W weekend napięcie rosło, a w poniedziałek doszło do starć serbskich demonstrantów z policją, a także siłami KFOR oraz żołnierzami NATO.
Nielubiane w Serbii siły NATO zostały zaatakowane przez demonstrantów w poniedziałek. Ci nie kryją się z sympatiami prorosyjskimi i wspierają reżim Władimira Putina od początku wojny w Ukrainie.
Dalsza część artykułu pod materiałem wideo
Przyjaźń rosyjsko-serbska trwa nie od dziś, w trakcie wojny na Bałkanach Rosja poparła Serbów i ostro krytykowała działania sił NATO.

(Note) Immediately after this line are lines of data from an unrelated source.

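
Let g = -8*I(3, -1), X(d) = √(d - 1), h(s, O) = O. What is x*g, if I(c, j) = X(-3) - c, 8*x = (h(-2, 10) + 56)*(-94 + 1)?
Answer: -18414 + 12276*I ≈ -18414.0 + 12276.0*I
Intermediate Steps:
X(d) = √(-1 + d)
x = -3069/4 (x = ((10 + 56)*(-94 + 1))/8 = (66*(-93))/8 = (⅛)*(-6138) = -3069/4 ≈ -767.25)
I(c, j) = -c + 2*I (I(c, j) = √(-1 - 3) - c = √(-4) - c = 2*I - c = -c + 2*I)
g = 24 - 16*I (g = -8*(-1*3 + 2*I) = -8*(-3 + 2*I) = 24 - 16*I ≈ 24.0 - 16.0*I)
x*g = -3069*(24 - 16*I)/4 = -18414 + 12276*I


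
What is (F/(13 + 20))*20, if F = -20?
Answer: -400/33 ≈ -12.121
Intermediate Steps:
(F/(13 + 20))*20 = -20/(13 + 20)*20 = -20/33*20 = -400/33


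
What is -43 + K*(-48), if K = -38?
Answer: 1781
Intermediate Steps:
-43 + K*(-48) = -43 - 38*(-48) = -43 + 1824 = 1781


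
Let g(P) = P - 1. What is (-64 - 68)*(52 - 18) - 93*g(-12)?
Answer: -3279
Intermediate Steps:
g(P) = -1 + P
(-64 - 68)*(52 - 18) - 93*g(-12) = (-64 - 68)*(52 - 18) - 93*(-1 - 12) = -132*34 - 93*(-13) = -4488 + 1209 = -3279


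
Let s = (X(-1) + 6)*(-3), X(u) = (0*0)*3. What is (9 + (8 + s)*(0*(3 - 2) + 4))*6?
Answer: -186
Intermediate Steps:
X(u) = 0 (X(u) = 0*3 = 0)
s = -18 (s = (0 + 6)*(-3) = 6*(-3) = -18)
(9 + (8 + s)*(0*(3 - 2) + 4))*6 = (9 + (8 - 18)*(0*(3 - 2) + 4))*6 = (9 - 10*(0*1 + 4))*6 = (9 - 10*(0 + 4))*6 = (9 - 10*4)*6 = (9 - 40)*6 = -31*6 = -186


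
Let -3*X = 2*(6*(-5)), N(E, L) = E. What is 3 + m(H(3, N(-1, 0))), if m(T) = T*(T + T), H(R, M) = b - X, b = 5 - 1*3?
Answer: 651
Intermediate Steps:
X = 20 (X = -2*6*(-5)/3 = -2*(-30)/3 = -⅓*(-60) = 20)
b = 2 (b = 5 - 3 = 2)
H(R, M) = -18 (H(R, M) = 2 - 1*20 = 2 - 20 = -18)
m(T) = 2*T² (m(T) = T*(2*T) = 2*T²)
3 + m(H(3, N(-1, 0))) = 3 + 2*(-18)² = 3 + 2*324 = 3 + 648 = 651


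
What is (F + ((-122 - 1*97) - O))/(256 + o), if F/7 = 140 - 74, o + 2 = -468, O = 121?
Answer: -61/107 ≈ -0.57009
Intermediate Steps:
o = -470 (o = -2 - 468 = -470)
F = 462 (F = 7*(140 - 74) = 7*66 = 462)
(F + ((-122 - 1*97) - O))/(256 + o) = (462 + ((-122 - 1*97) - 1*121))/(256 - 470) = (462 + ((-122 - 97) - 121))/(-214) = (462 + (-219 - 121))*(-1/214) = (462 - 340)*(-1/214) = 122*(-1/214) = -61/107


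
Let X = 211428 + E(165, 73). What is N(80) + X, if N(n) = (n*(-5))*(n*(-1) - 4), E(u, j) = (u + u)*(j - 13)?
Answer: 264828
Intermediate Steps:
E(u, j) = 2*u*(-13 + j) (E(u, j) = (2*u)*(-13 + j) = 2*u*(-13 + j))
N(n) = -5*n*(-4 - n) (N(n) = (-5*n)*(-n - 4) = (-5*n)*(-4 - n) = -5*n*(-4 - n))
X = 231228 (X = 211428 + 2*165*(-13 + 73) = 211428 + 2*165*60 = 211428 + 19800 = 231228)
N(80) + X = 5*80*(4 + 80) + 231228 = 5*80*84 + 231228 = 33600 + 231228 = 264828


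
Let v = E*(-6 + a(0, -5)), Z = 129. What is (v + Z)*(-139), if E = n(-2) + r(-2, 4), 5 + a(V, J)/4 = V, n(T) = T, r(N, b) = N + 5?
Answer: -14317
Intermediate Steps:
r(N, b) = 5 + N
a(V, J) = -20 + 4*V
E = 1 (E = -2 + (5 - 2) = -2 + 3 = 1)
v = -26 (v = 1*(-6 + (-20 + 4*0)) = 1*(-6 + (-20 + 0)) = 1*(-6 - 20) = 1*(-26) = -26)
(v + Z)*(-139) = (-26 + 129)*(-139) = 103*(-139) = -14317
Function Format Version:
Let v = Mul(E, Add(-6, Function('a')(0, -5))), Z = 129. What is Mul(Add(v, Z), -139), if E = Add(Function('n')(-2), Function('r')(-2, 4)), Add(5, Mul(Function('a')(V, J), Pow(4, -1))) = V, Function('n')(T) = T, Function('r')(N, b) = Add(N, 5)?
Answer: -14317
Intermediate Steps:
Function('r')(N, b) = Add(5, N)
Function('a')(V, J) = Add(-20, Mul(4, V))
E = 1 (E = Add(-2, Add(5, -2)) = Add(-2, 3) = 1)
v = -26 (v = Mul(1, Add(-6, Add(-20, Mul(4, 0)))) = Mul(1, Add(-6, Add(-20, 0))) = Mul(1, Add(-6, -20)) = Mul(1, -26) = -26)
Mul(Add(v, Z), -139) = Mul(Add(-26, 129), -139) = Mul(103, -139) = -14317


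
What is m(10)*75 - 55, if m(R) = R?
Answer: 695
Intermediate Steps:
m(10)*75 - 55 = 10*75 - 55 = 750 - 55 = 695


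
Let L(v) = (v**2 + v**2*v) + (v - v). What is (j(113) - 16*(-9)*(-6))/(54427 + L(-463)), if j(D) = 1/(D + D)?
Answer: 195263/22370395526 ≈ 8.7286e-6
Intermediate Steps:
j(D) = 1/(2*D)
L(v) = v**2 + v**3 (L(v) = (v**2 + v**3) + 0 = v**2 + v**3)
(j(113) - 16*(-9)*(-6))/(54427 + L(-463)) = ((1/2)/113 - 16*(-9)*(-6))/(54427 + (-463)**2*(1 - 463)) = ((1/2)*(1/113) + 144*(-6))/(54427 + 214369*(-462)) = (1/226 - 864)/(54427 - 99038478) = -195263/226/(-98984051) = -195263/226*(-1/98984051) = 195263/22370395526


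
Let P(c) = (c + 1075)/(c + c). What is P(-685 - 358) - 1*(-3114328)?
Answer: 3248244088/1043 ≈ 3.1143e+6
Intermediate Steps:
P(c) = (1075 + c)/(2*c) (P(c) = (1075 + c)/((2*c)) = (1075 + c)*(1/(2*c)) = (1075 + c)/(2*c))
P(-685 - 358) - 1*(-3114328) = (1075 + (-685 - 358))/(2*(-685 - 358)) - 1*(-3114328) = (½)*(1075 - 1043)/(-1043) + 3114328 = (½)*(-1/1043)*32 + 3114328 = -16/1043 + 3114328 = 3248244088/1043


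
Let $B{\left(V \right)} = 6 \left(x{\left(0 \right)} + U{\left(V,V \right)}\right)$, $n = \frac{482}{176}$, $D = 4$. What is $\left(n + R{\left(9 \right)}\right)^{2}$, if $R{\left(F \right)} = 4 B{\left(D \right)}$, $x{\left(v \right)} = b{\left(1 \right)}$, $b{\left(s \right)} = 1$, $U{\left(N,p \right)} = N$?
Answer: $\frac{116661601}{7744} \approx 15065.0$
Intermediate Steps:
$x{\left(v \right)} = 1$
$n = \frac{241}{88}$ ($n = 482 \cdot \frac{1}{176} = \frac{241}{88} \approx 2.7386$)
$B{\left(V \right)} = 6 + 6 V$ ($B{\left(V \right)} = 6 \left(1 + V\right) = 6 + 6 V$)
$R{\left(F \right)} = 120$ ($R{\left(F \right)} = 4 \left(6 + 6 \cdot 4\right) = 4 \left(6 + 24\right) = 4 \cdot 30 = 120$)
$\left(n + R{\left(9 \right)}\right)^{2} = \left(\frac{241}{88} + 120\right)^{2} = \left(\frac{10801}{88}\right)^{2} = \frac{116661601}{7744}$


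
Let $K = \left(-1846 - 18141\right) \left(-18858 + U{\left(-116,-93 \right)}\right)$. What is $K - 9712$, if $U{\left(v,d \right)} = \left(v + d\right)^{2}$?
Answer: $-496147013$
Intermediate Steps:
$U{\left(v,d \right)} = \left(d + v\right)^{2}$
$K = -496137301$ ($K = \left(-1846 - 18141\right) \left(-18858 + \left(-93 - 116\right)^{2}\right) = - 19987 \left(-18858 + \left(-209\right)^{2}\right) = - 19987 \left(-18858 + 43681\right) = \left(-19987\right) 24823 = -496137301$)
$K - 9712 = -496137301 - 9712 = -496147013$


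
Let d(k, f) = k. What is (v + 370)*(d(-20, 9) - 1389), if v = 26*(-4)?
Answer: -374794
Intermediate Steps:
v = -104
(v + 370)*(d(-20, 9) - 1389) = (-104 + 370)*(-20 - 1389) = 266*(-1409) = -374794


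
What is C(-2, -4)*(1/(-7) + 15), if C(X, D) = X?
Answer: -208/7 ≈ -29.714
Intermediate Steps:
C(-2, -4)*(1/(-7) + 15) = -2*(1/(-7) + 15) = -2*(-⅐ + 15) = -2*104/7 = -208/7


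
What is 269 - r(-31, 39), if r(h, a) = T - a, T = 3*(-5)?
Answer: 323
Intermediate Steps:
T = -15
r(h, a) = -15 - a
269 - r(-31, 39) = 269 - (-15 - 1*39) = 269 - (-15 - 39) = 269 - 1*(-54) = 269 + 54 = 323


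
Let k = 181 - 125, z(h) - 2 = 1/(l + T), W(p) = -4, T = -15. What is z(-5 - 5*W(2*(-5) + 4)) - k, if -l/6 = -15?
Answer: -4049/75 ≈ -53.987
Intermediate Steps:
l = 90 (l = -6*(-15) = 90)
z(h) = 151/75 (z(h) = 2 + 1/(90 - 15) = 2 + 1/75 = 151/75)
k = 56
z(-5 - 5*W(2*(-5) + 4)) - k = 151/75 - 1*56 = 151/75 - 56 = -4049/75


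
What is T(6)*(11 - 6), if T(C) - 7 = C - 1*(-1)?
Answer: 70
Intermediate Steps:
T(C) = 8 + C (T(C) = 7 + (C - 1*(-1)) = 7 + (C + 1) = 7 + (1 + C) = 8 + C)
T(6)*(11 - 6) = (8 + 6)*(11 - 6) = 14*5 = 70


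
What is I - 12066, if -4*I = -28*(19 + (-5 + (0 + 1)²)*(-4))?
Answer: -11821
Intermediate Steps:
I = 245 (I = -(-7)*(19 + (-5 + (0 + 1)²)*(-4)) = -(-7)*(19 + (-5 + 1²)*(-4)) = -(-7)*(19 + (-5 + 1)*(-4)) = -(-7)*(19 - 4*(-4)) = -(-7)*(19 + 16) = -(-7)*35 = -¼*(-980) = 245)
I - 12066 = 245 - 12066 = -11821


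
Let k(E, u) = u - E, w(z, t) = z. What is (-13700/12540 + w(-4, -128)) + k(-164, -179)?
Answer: -12598/627 ≈ -20.092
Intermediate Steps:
(-13700/12540 + w(-4, -128)) + k(-164, -179) = (-13700/12540 - 4) + (-179 - 1*(-164)) = (-13700*1/12540 - 4) + (-179 + 164) = (-685/627 - 4) - 15 = -3193/627 - 15 = -12598/627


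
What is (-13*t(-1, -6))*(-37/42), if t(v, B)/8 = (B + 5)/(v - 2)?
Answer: 1924/63 ≈ 30.540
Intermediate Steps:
t(v, B) = 8*(5 + B)/(-2 + v) (t(v, B) = 8*((B + 5)/(v - 2)) = 8*((5 + B)/(-2 + v)) = 8*(5 + B)/(-2 + v))
(-13*t(-1, -6))*(-37/42) = (-104*(5 - 6)/(-2 - 1))*(-37/42) = (-104*(-1)/(-3))*(-37*1/42) = -104*(-1)*(-1)/3*(-37/42) = -13*8/3*(-37/42) = -104/3*(-37/42) = 1924/63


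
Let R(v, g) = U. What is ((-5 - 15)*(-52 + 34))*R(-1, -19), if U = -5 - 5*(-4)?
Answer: 5400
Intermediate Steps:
U = 15 (U = -5 + 20 = 15)
R(v, g) = 15
((-5 - 15)*(-52 + 34))*R(-1, -19) = ((-5 - 15)*(-52 + 34))*15 = -20*(-18)*15 = 360*15 = 5400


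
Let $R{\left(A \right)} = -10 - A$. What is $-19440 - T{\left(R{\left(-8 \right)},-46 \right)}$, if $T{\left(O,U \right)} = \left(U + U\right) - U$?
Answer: $-19394$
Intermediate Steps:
$T{\left(O,U \right)} = U$ ($T{\left(O,U \right)} = 2 U - U = U$)
$-19440 - T{\left(R{\left(-8 \right)},-46 \right)} = -19440 - -46 = -19440 + 46 = -19394$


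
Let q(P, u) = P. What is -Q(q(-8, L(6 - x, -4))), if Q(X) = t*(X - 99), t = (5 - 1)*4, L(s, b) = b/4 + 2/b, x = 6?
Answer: 1712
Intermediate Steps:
L(s, b) = 2/b + b/4 (L(s, b) = b*(1/4) + 2/b = b/4 + 2/b = 2/b + b/4)
t = 16 (t = 4*4 = 16)
Q(X) = -1584 + 16*X (Q(X) = 16*(X - 99) = 16*(-99 + X) = -1584 + 16*X)
-Q(q(-8, L(6 - x, -4))) = -(-1584 + 16*(-8)) = -(-1584 - 128) = -1*(-1712) = 1712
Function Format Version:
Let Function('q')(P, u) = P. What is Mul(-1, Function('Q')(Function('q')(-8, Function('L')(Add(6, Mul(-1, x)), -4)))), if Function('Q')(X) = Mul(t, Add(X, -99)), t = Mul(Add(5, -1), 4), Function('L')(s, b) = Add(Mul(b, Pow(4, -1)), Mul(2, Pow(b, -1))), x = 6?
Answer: 1712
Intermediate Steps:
Function('L')(s, b) = Add(Mul(2, Pow(b, -1)), Mul(Rational(1, 4), b)) (Function('L')(s, b) = Add(Mul(b, Rational(1, 4)), Mul(2, Pow(b, -1))) = Add(Mul(Rational(1, 4), b), Mul(2, Pow(b, -1))) = Add(Mul(2, Pow(b, -1)), Mul(Rational(1, 4), b)))
t = 16 (t = Mul(4, 4) = 16)
Function('Q')(X) = Add(-1584, Mul(16, X)) (Function('Q')(X) = Mul(16, Add(X, -99)) = Mul(16, Add(-99, X)) = Add(-1584, Mul(16, X)))
Mul(-1, Function('Q')(Function('q')(-8, Function('L')(Add(6, Mul(-1, x)), -4)))) = Mul(-1, Add(-1584, Mul(16, -8))) = Mul(-1, Add(-1584, -128)) = Mul(-1, -1712) = 1712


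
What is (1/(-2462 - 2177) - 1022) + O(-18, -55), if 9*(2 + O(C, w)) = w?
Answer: -43008178/41751 ≈ -1030.1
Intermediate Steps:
O(C, w) = -2 + w/9
(1/(-2462 - 2177) - 1022) + O(-18, -55) = (1/(-2462 - 2177) - 1022) + (-2 + (1/9)*(-55)) = (1/(-4639) - 1022) + (-2 - 55/9) = (-1/4639 - 1022) - 73/9 = -4741059/4639 - 73/9 = -43008178/41751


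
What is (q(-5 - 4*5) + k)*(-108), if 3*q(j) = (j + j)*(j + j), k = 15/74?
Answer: -3330810/37 ≈ -90022.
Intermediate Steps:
k = 15/74 (k = 15*(1/74) = 15/74 ≈ 0.20270)
q(j) = 4*j**2/3 (q(j) = ((j + j)*(j + j))/3 = ((2*j)*(2*j))/3 = (4*j**2)/3 = 4*j**2/3)
(q(-5 - 4*5) + k)*(-108) = (4*(-5 - 4*5)**2/3 + 15/74)*(-108) = (4*(-5 - 20)**2/3 + 15/74)*(-108) = ((4/3)*(-25)**2 + 15/74)*(-108) = ((4/3)*625 + 15/74)*(-108) = (2500/3 + 15/74)*(-108) = (185045/222)*(-108) = -3330810/37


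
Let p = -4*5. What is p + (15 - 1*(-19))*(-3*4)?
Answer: -428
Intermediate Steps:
p = -20
p + (15 - 1*(-19))*(-3*4) = -20 + (15 - 1*(-19))*(-3*4) = -20 + (15 + 19)*(-12) = -20 + 34*(-12) = -20 - 408 = -428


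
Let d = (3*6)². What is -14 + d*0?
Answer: -14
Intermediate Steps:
d = 324 (d = 18² = 324)
-14 + d*0 = -14 + 324*0 = -14 + 0 = -14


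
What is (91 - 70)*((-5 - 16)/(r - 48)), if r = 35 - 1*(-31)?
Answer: -49/2 ≈ -24.500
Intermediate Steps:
r = 66 (r = 35 + 31 = 66)
(91 - 70)*((-5 - 16)/(r - 48)) = (91 - 70)*((-5 - 16)/(66 - 48)) = 21*(-21/18) = 21*(-21*1/18) = 21*(-7/6) = -49/2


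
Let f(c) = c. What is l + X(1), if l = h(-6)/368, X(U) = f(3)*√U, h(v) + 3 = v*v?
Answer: 1137/368 ≈ 3.0897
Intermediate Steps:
h(v) = -3 + v² (h(v) = -3 + v*v = -3 + v²)
X(U) = 3*√U
l = 33/368 (l = (-3 + (-6)²)/368 = (-3 + 36)*(1/368) = 33*(1/368) = 33/368 ≈ 0.089674)
l + X(1) = 33/368 + 3*√1 = 33/368 + 3*1 = 33/368 + 3 = 1137/368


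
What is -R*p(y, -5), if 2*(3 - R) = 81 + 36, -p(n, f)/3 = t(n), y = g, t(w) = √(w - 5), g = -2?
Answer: -333*I*√7/2 ≈ -440.52*I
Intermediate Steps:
t(w) = √(-5 + w)
y = -2
p(n, f) = -3*√(-5 + n)
R = -111/2 (R = 3 - (81 + 36)/2 = 3 - ½*117 = 3 - 117/2 = -111/2 ≈ -55.500)
-R*p(y, -5) = -(-111)*(-3*√(-5 - 2))/2 = -(-111)*(-3*I*√7)/2 = -333*I*√7/2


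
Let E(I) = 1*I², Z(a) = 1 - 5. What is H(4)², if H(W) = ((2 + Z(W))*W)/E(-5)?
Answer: 64/625 ≈ 0.10240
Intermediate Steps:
Z(a) = -4
E(I) = I²
H(W) = -2*W/25 (H(W) = ((2 - 4)*W)/((-5)²) = -2*W/25)
H(4)² = (-2/25*4)² = (-8/25)² = 64/625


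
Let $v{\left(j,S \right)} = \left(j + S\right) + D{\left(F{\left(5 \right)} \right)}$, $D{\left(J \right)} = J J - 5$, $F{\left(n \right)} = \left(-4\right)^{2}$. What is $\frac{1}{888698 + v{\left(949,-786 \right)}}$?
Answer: $\frac{1}{889112} \approx 1.1247 \cdot 10^{-6}$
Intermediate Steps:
$F{\left(n \right)} = 16$
$D{\left(J \right)} = -5 + J^{2}$ ($D{\left(J \right)} = J^{2} - 5 = -5 + J^{2}$)
$v{\left(j,S \right)} = 251 + S + j$ ($v{\left(j,S \right)} = \left(j + S\right) - \left(5 - 16^{2}\right) = \left(S + j\right) + \left(-5 + 256\right) = \left(S + j\right) + 251 = 251 + S + j$)
$\frac{1}{888698 + v{\left(949,-786 \right)}} = \frac{1}{888698 + \left(251 - 786 + 949\right)} = \frac{1}{888698 + 414} = \frac{1}{889112}$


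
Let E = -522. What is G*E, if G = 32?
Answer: -16704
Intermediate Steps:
G*E = 32*(-522) = -16704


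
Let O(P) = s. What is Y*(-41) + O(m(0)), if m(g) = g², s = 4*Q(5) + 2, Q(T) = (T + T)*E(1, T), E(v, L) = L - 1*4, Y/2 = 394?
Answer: -32266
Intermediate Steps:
Y = 788 (Y = 2*394 = 788)
E(v, L) = -4 + L (E(v, L) = L - 4 = -4 + L)
Q(T) = 2*T*(-4 + T) (Q(T) = (T + T)*(-4 + T) = (2*T)*(-4 + T) = 2*T*(-4 + T))
s = 42 (s = 4*(2*5*(-4 + 5)) + 2 = 4*(2*5*1) + 2 = 4*10 + 2 = 40 + 2 = 42)
O(P) = 42
Y*(-41) + O(m(0)) = 788*(-41) + 42 = -32308 + 42 = -32266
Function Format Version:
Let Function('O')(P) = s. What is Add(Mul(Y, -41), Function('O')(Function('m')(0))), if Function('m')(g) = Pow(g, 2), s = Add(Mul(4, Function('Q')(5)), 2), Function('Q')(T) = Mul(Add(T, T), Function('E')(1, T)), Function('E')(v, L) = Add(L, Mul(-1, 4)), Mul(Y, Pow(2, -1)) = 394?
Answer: -32266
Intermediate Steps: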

A w Kosowie demonstranci okazali swoje poparcie dla Rosjan w inny sposób. Na pojazdach kosowskiej policji i NATO namalowali literę Z, czyli symbol, którym oznaczona była część pojazdów rosyjskiego wojska podczas inwazji na Ukrainę.
Litera szybko stała się w Federacji Rosyjskiej symbolem "specjalnej operacji wojskowej" (tak propaganda nazywa swą inwazję), a w krajach zachodu znienawidzonym symbolem agresji.
Część komentatorów na Bałkanach podkreśla, że nie ma w tym przypadku. A malunki to nie tylko drwina z wojsk KFOR, ale też pewien rodzaj deklaracji.
Niepokoje w Kosowie rosną od jesieni. Władze w Prisztinie oskarżają Serbów o działanie na zlecenie Moskwy, choć Serbia chce równolegle zostać członkiem UE.
NATO wzywa do uspokojenia
Przemoc musi natychmiast ustać. Wzywamy wszystkie strony do powstrzymania się od działań, które jeszcze bardziej podsycają napięcia, oraz do zaangażowania się w dialog - czytamy w specjalnym oświadczeniu NATO.
Siły pokojowe pełnią w Kosowie mandat od 1999 roku i zakończenia wojny na Bałkanach. KFOR, czyli specjalny kontyngent NATO, dba o pokój w regionie.
A tam regularnie wrze, zwłaszcza po decyzji o niepodległości Republiki Kosowa, która zapadła na początku 2008 roku. Serbowie nie potrafią zaakceptować tego stanu, ich zdaniem Kosowo to serbska prowincja i jest częścią ich kraju.